Vetericyn is does not contain any substances that might be toxic for your dogs, which puts you at relief knowing that you don’t have to worry about whether your dog licks their wound, and you don’t have to keep observing them.
Besides Vetericyn, below is a list of alternatives for Neosporin you should check out:
- PROTASIA-vs Skin and Wound Care
- Ceragyn Wound and Skin Formula for Pets
- Veterinus Derma GeL
- Vital Animal Health – Vet Essentials Hot Spot Skin and Wound Spray
- Petzlife Wound Care
- Pet Silver Spray
Concluding Everything About Neosporin For Dogs
So to wrap it all up, applying Neosporin on a minor wound or small cut your dog has is perfectly fine.
You just have to make sure to cover it up with something that will prevent them from tearing it apart and licking their wound and thus the Neosporin along with it, because it’s toxic for them to eat.
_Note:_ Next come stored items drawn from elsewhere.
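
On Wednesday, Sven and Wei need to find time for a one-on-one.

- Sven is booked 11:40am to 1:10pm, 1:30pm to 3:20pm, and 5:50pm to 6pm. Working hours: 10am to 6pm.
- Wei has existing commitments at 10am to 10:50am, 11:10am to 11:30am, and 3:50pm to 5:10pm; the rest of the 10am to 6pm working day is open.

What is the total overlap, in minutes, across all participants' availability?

Sven free within 10:00–18:00: 10:00–11:40, 13:10–13:30, 15:20–17:50.
Wei free within 10:00–18:00: 10:50–11:10, 11:30–15:50, 17:10–18:00.
Sven ∩ Wei: 10:50–11:10, 11:30–11:40, 13:10–13:30, 15:20–15:50, 17:10–17:50.
Total common minutes: 20 + 10 + 20 + 30 + 40 = 120.

120 minutes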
Or, if the Neosporin will be applied on an area your dog can’t lick (somewhere on their head, their ear, etc ..) then you’re good to go.
However, If you can’t guarantee they won’t lick the Neosporin away, use one of the alternative to Neosporin mentioned above, like Vetericyn.
As for serious dog cuts and dog wounds, and for cases when your dog is excessively bleeding, stop everything you’re doing and immediately get them to the hospital.
Such cases require immediate professional care and no cream out there will be able to help you, you’ll only be losing precious time!